Although production costs are closer to $30,000 rather than $20,000, Bitcoin miners have yet to start covering their expenses with BTC sales. As reported by Cointelegraph, the transfer of cryptocurrencies to exchanges has achieved the highest rate in seven months.

Related: Bitcoin price of $30,000 hurts miners — Analysis

For this reason, the hash rate of the Bitcoin network has not yet seen a serious decrease. This is extremely common during periods of significant price pressure.

Asset manager created by Capriole CEO Charles Edwards Hash Ribbons The indicator confirms the lack of trend.

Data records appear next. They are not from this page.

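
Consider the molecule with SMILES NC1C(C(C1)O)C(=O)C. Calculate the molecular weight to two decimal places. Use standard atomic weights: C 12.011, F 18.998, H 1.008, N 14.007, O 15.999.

129.16 g/mol

First, the molecular formula is C6H11NO2 (counting implicit H from valence).
  C: 6 × 12.011 = 72.066
  H: 11 × 1.008 = 11.088
  N: 1 × 14.007 = 14.007
  O: 2 × 15.999 = 31.998
Sum: 6×12.011 + 11×1.008 + 1×14.007 + 2×15.999 = 129.159 → 129.16 g/mol.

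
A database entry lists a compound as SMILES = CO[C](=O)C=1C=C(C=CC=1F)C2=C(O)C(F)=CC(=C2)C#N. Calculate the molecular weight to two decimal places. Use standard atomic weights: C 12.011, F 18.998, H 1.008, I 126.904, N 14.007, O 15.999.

289.24 g/mol

First, the molecular formula is C15H9F2NO3 (counting implicit H from valence).
  C: 15 × 12.011 = 180.165
  F: 2 × 18.998 = 37.996
  H: 9 × 1.008 = 9.072
  N: 1 × 14.007 = 14.007
  O: 3 × 15.999 = 47.997
Sum: 15×12.011 + 2×18.998 + 9×1.008 + 1×14.007 + 3×15.999 = 289.237 → 289.24 g/mol.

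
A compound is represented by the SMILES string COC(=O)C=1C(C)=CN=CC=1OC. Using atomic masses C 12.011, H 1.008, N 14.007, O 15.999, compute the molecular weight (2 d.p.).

181.19 g/mol

First, the molecular formula is C9H11NO3 (counting implicit H from valence).
  C: 9 × 12.011 = 108.099
  H: 11 × 1.008 = 11.088
  N: 1 × 14.007 = 14.007
  O: 3 × 15.999 = 47.997
Sum: 9×12.011 + 11×1.008 + 1×14.007 + 3×15.999 = 181.191 → 181.19 g/mol.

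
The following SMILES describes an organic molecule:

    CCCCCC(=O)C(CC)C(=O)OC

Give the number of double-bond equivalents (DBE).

2

Degree of unsaturation = (number of rings) + (number of π bonds).
Ring closures in the SMILES: 0.
π bonds: 2 double bonds (each 1 DoU) → 2 DoU from unsaturation.
Total DoU = 0 + 2 = 2.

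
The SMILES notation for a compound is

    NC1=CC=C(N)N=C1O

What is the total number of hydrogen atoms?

7

Walk through each heavy atom and fill implicit hydrogens from standard valence (C 4, N 3, O 2, S 2, halogen 1):
  atom 1: N, bond orders sum to 1 (valence 3) → 2 H
  atom 2: C, bond orders sum to 4 (valence 4) → 0 H
  atom 3: C, bond orders sum to 3 (valence 4) → 1 H
  atom 4: C, bond orders sum to 3 (valence 4) → 1 H
  atom 5: C, bond orders sum to 4 (valence 4) → 0 H
  atom 6: N, bond orders sum to 1 (valence 3) → 2 H
  atom 7: N, bond orders sum to 3 (valence 3) → 0 H
  atom 8: C, bond orders sum to 4 (valence 4) → 0 H
  atom 9: O, bond orders sum to 1 (valence 2) → 1 H
Total hydrogens: 7.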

Hash Ribbons uses the 30- and 60-day moving average hash rate to determine when miner capitulation occurs. The “worst” is assumed to be over for miners when the rising 30-day value rises above 60 days.

So far this intersection has not yet occurred. Historically, this has meant that the maximum drop could happen in the future.

These three on-chain data say "Bitcoin price collapse is not complete"

Bitcoin Hash Ribbons chart. Source: Glassnode

Economist, investor, and entrepreneur Max Krueger says, “Bitcoin miners’ sends to exchanges are impressive.” your comment made.

Many miners will be in big trouble with BTC, where they panicked that $20,000 would break down yesterday.

The views and comments expressed here are solely those of the author. It may not reflect the views of Cointelegraph. Every investment and trading involves risk. You should do your own research when making a decision.